Photo Essay: On the Resilience of Ugliness

All photos by the author.

Most of the renewal projects consist of just one or either a few apartment buildings of up to four floors, containing many, mostly small, social housing apartments. The buildings typically have a rather functional, minimalist design as cost reduction was the most important consideration of their construction. Most of them were built in light grey brick, or sometimes a slightly funkier pink-yellow kind, and generally lack cladding or decoration. Some, however, do feature rather subdued post-modernist elements, such as pink panelling, marine-style windows, yellow balconies or purple lifting beams.

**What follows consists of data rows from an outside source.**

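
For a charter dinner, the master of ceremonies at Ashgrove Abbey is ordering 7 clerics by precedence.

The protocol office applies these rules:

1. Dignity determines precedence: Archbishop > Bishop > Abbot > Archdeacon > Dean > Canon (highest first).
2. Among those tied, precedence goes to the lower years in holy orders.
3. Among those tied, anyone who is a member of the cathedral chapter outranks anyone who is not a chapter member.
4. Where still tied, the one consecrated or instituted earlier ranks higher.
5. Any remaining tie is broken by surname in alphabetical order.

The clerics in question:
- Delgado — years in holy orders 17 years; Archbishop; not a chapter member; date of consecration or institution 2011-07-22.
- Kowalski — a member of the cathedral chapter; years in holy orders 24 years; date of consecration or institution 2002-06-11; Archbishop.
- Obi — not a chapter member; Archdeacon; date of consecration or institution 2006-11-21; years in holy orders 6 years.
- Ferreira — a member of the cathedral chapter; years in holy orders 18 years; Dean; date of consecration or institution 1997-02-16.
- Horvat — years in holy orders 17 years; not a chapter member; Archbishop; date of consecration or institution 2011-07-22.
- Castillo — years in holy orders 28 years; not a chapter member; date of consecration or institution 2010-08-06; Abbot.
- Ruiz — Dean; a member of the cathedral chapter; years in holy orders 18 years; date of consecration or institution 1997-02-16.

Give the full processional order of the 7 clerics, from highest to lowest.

By dignity: Delgado, Horvat and Kowalski (Archbishop); then Castillo (Abbot); then Obi (Archdeacon); then Ferreira and Ruiz (Dean).
Among Delgado, Horvat and Kowalski, by years in holy orders (lower first): Delgado and Horvat (17 years) before Kowalski (24 years).
Delgado and Horvat are each not a chapter member, so the next rule applies.
Delgado and Horvat both have date of consecration or institution 2011-07-22, so the next rule applies.
Among Delgado and Horvat, alphabetically by surname: Delgado before Horvat.
Ferreira and Ruiz both have years in holy orders 18 years, so the next rule applies.
Ferreira and Ruiz are each a member of the cathedral chapter, so the next rule applies.
Ferreira and Ruiz both have date of consecration or institution 1997-02-16, so the next rule applies.
Among Ferreira and Ruiz, alphabetically by surname: Ferreira before Ruiz.
Full order: Delgado, Horvat, Kowalski, Castillo, Obi, Ferreira, Ruiz.

Delgado, Horvat, Kowalski, Castillo, Obi, Ferreira, Ruiz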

These buildings generally replaced small clusters of dilapidated, or even ruined, historic buildings that were deemed to be beyond repair. This kind of urban renewal represented a new way of working at a time that Amsterdam had only just realized that its large-scale modernist expansion schemes weren’t working out as planned. Their failure, in combination with growing urban protest movements, made the authorities quickly shelve most plans for tabula rasa redevelopment projects in the historic core. ‘Building for the neighbourhood’ became the new credo, and the planning department started to focus on the incremental replacement of the dilapidated pre-war housing stock with cheaply built yet highly affordable social housing.

These urban renewal schemes improved neighborhoods considerably and contributed to a social housing rate of up to 85% at some point. Fast-forward to 2015, when Amsterdam is undergoing intense, rapid and seemingly unstoppable gentrification processes. While the canal belt has already been a domain for the rich for quite some time, the 19th and early 20th century belt is quickly following suit. This process is to a large extent the consequence of the ongoing sale of the city’s social housing stock. Deemed most ‘authentic’ and ‘Amsterdam-style’, apartments in historic buildings (anything pre-war) are being sold first, leaving the ‘ugly’ 70s and 80s urban renewal flats largely untouched.

As a result, and in the absence of right-to-buy programmes on a scale similar to the UK, most of the urban renewal projects remain social housing. In times when the rest of the city is rapidly becoming extremely expensive, Amsterdam’s ugly light gray and pink-yellow housing blocks are staying affordable, with rents contingent on income. Their continued presence in the city is becoming a memorial for a once-existing Amsterdam, in which almost all space in the city was equally distributed. However, with most of the historic housing now being lined up for sale, and with the upcoming reappraisal of postmodern edginess, the true resilience of the social character of this kind of urban renewal architecture remains to be seen.